History could become interesting, if only it is taught like a series of adventure stories. Imagine the story of Magellan: the various intrigues in the Spanish Court and during their journey; the politics of Humabon and how Lapulapu outsmarted Magellan, and why Humabon was forced to massacre the Spanish; how Magellan’s slave Trapobana (Enrique) was the first man to circumnavigate the world, etc. It could be interesting; but instead, teachers have reduced it to a series of dates and names, in other words – to a boring lesson. Even Yoyoy Villame did it better than the schools, with his song ‘Magellan’ that we can easily remember.

Everybody who says that history is a boring subject, is just saying that they had unimaginative history teachers. When I was in the 3rd year high school, I had a teacher who made history into a set of stories; and I have been interested in history ever since.

K12?
Philippine education could be improved a lot by changing the way subjects are taught. While memorization cannot be totally avoided; they will then be in addition to the interesting stories behind them. And researches show that if a concept is made interesting, it is more easily remembered.

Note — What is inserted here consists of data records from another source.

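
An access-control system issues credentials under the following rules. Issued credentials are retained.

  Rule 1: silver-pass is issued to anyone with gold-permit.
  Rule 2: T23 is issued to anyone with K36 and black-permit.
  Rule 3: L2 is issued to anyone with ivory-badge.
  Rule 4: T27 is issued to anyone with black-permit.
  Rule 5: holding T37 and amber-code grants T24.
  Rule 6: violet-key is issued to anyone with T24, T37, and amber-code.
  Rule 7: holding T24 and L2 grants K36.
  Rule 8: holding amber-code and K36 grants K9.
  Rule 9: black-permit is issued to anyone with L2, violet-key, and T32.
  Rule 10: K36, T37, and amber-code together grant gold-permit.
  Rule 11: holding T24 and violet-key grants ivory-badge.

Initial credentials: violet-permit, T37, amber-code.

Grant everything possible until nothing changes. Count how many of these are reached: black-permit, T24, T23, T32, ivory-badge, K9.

Holding T37 and amber-code grants T24 (Rule 5).
Holding T24, T37, and amber-code grants violet-key (Rule 6).
Holding T24 and violet-key grants ivory-badge (Rule 11).
Holding ivory-badge grants L2 (Rule 3).
Holding T24 and L2 grants K36 (Rule 7).
Holding amber-code and K36 grants K9 (Rule 8).
black-permit would need L2, violet-key, and T32 (Rule 9), but T32 is never granted.
T24: reached.
T23 would need K36 and black-permit (Rule 2), but black-permit is never granted.
No rule produces T32, and it is not given.
ivory-badge: reached.
K9: reached.
Reached: T24, ivory-badge, and K9 — 3 of the 6.

3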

But instead of improving the quality of education, the government is now busy with the K12 program, which aims to increase the quantity of education. The plan is to add two more years of monotonous, boring lessons for the poor students, without offering a way to raise their intellectual level. I think that unless education is made more interesting, analytic, up-to-date, adding two years to it may do more harm than good.

2 Responses to “Green Plants and Philippine Education”

  1. A good start for upgrading the level is the availability of sources like Wikipedia in schools.

    http://en.wikipedia.org/wiki/Photosynthetic_efficiency

    If teachers start to simply translated pages in the local language a lot is to be gained.

  2. Michael Erickson Garcia said

    my wife is a public school teacher,so as my mom and my other relatives.I’m in a private school.looking back 50 yrs ago,public schools produce finest graduates that can actually compete with the private schools.Now,things change.then I ask my wife since she is a former private school teacher.What’s the problem?Is it the teacher?, the pupils?…Then she told both…Low compensation, as well as the inavailability of the basic needs such as reference materials both for pupils and teachers.(5 pupils to 1 book). In addition, the pupils to teacher ratio is terrible. Structure is also a problem. Imagine a school catering 10,000 pupils with only 4 comfort rooms, and no library. On the part of the parents, public schools catered pupils below or in the poverty line. Parents are not that supportive when it comes to the welfare of their children since that is the existing culture in their community. In addition, pupils in the public schools does’nt enjoy the same access to nutrition compare to an average individual, so hw can you feed a mind with knowledge with an empty stomach?
    So, for the DedED secretary, it is really not an issue of years inside the school but rather the existing conditions we have. Fix first what is existing today before making any reforms in the curriculum. As what was taught in the Foundation of Education: An adequate and conducive learning environment is essential for successful learning.